The “liberal arts” have come to mean the arts that turn people into liberals. Anti-Christians as early as Montaigne have played on the expression as the “liberating” arts. Montaigne must have known that artes liberales, translating directly from the Greek, refers to the skills and practices that distinguish the character of the free man from the servile classes of slaves, serfs, and employees.

For Greeks and Romans, the free man, however poor, owned his own land and maintained his economic independence; he took care of his own wife and children; he had the means and the willingness to fight in defense of his people. Beyond these basic requirements, the free man had the means to defend his religion and culture, which meant that he had to have some mental and social training. He had committed large chucks of Homer and other poets to memory; he knew how to conduct himself at a party, to drink moderately, to sing and dance; when called upon as a witness or defendant in court or to serve his country in some civil capacity, he could speak his language correctly, organize his thoughts, and persuade his fellow citizens.

As time went on, Greek sophists and philosophers claimed to have a monopoly on mental cultivation; practical parents, however, were more inclined to trust the teachers of rhetoric. Although Plato tried to give the rhetoricians a bad name, Aristotle took their craft seriously enough to devote an important book to it, his Rhetoric. The model rhetor (or orator), in Aristotle’s scheme, is a master of style, but he also displays a knowledge of logic, ethics, and psychology. The object of this kind of education was to produce not a brilliant theoretician in physics or metaphysics but a prudent and practical man, wise and good, who could serve his friends and be of use to his country.

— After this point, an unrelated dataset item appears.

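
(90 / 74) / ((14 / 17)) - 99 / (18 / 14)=-39121 / 518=-75.52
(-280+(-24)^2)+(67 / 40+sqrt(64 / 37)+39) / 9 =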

This was the ideal that was passed down to Cicero and Quintilian, to the teachers of the Middle Ages, to the best of the Renaissance humanists, and to their heir Samuel Johnson. It was not a technical education in logic or mathematics, though it included both, nor (although the rhetoricians devoted their lives to literature) was it a study of literature for literature’s sake or for the purpose of pursuing hermeneutic studies at the expense of some helpless poet or novelist. Major writers were studied as models for good prose and sound composition, and the results can be seen in all the Western writers from Cicero to Petrarch to Shakespeare to Dr. Johnson to A.E. Housman, a fine poet (and finer scholar) who despised literary criticism. Nothing would so rapidly improve the cultural and literary standards of the modern world (apart from the reimposition of Latin) than the recovery of this great rhetorical tradition of the liberal arts that, far from liberating its students from religion and custom, bind them securely to the traditions of their ancestors.